The dancing arabesque shapes formed by trees in the present work are emphasised by their modelling in soft curlicue brushstrokes which appear to sway beneath our gaze. This movement is echoed in the sun-dappled grass and linen which blows in the summer breeze. Renoir's preference for fluid brushwork and layers of transparent colours may in part show the influence of his early training as a porcelain painter from 1854 to 1858.
The strong Mediterranean sunlight encouraged Renoir to brighten his already vivid palette and led to an increasing use of red in all its nuances to capture the ruddy Provencal earth. Flecks of red appear throughout the trees and foreground, leading our eye around the work, while the piercing blue of the sky is echoed in the cool shadows in the laundry and grass below. Renoir's landscapes from this period were also typically painted on a smaller scale, but despite their intimate size are full works, densely painted and highly coloured, illustrating his belief that a painting should be attractive to look at, bringing pleasure to both the artist and the viewer. He told the younger artist Albert André, 'I like a painting which makes me want to stroll in it, if it is a landscape' (Renoir quoted in ibid, p. 14).
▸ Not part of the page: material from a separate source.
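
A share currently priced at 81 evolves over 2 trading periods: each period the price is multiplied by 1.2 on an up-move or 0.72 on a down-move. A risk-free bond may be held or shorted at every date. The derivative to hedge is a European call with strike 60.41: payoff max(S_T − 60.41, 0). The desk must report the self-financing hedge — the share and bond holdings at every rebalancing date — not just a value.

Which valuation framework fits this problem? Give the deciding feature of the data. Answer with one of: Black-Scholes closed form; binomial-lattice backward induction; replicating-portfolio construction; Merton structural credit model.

framework: replicating-portfolio construction

Key observation: a price alone would not answer the question — the per-node share/bond construction on the spot-81, 1.2/0.72 tree is required, and only the replicating-portfolio method yields it.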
In this aspect, Renoir stood aside from his Impressionist contemporaries who painted the modern world as they saw it, unembellished and un-idealised. Renoir's oeuvre maintained a distance from artistic doctrine, politics or the developments in photography and cinema which influenced so many others. His timeless compositions offered a refuge from the contemporary world and by the time the present work was painted, Renoir was increasingly looking back to eighteenth century classicism. Upon settling on the shores of the Mediterranean he rediscovered his love of classical antiquity, as well as his early interest in artists such as Watteau, Fragonard and Delacroix, whose works he had studied at the Louvre as a young student. Renoir found similarities in his idyllic surroundings with Watteau's landscapes in particular and referenced the tradition of French landscape painting through the use of trees as framing devices and a suffusion of light.
Despite suffering from arthritis and being confined to a wheelchair in his later years, Renoir continued to paint every day apart from Sundays. Indeed Matisse, a visitor to the house in 1917, was astonished to see Renoir's mature work and declared these extemporaneous landscapes which celebrate the beauty of the warm Mediterranean coast, to be 'all his best work' (Matisse quoted in F. Harris, Contemporary Portraits, Fourth Series, New York, 1923, p. 125).
Housed in a private Australian collection for over two decades, Paysage aux Collettes previously formed part of the prestigious collection of Blanche Swift Morris. Born in France, Blanche de Bilbao enjoyed early success in the theatre in Paris before marrying Colonel Nelson Swift Morris in 1933. The couple had homes in Chicago and Miami Beach and were known for their patronage of the arts and philanthropic contributions. The present work was sold in 1984 to benefit charity, alongside significant works by Henri Fantin-Latour, Eugène Boudin, Maurice de Vlaminck, Louis Valtat, Suzanne Valadon, Moïse Kisling and Camille Pissarro.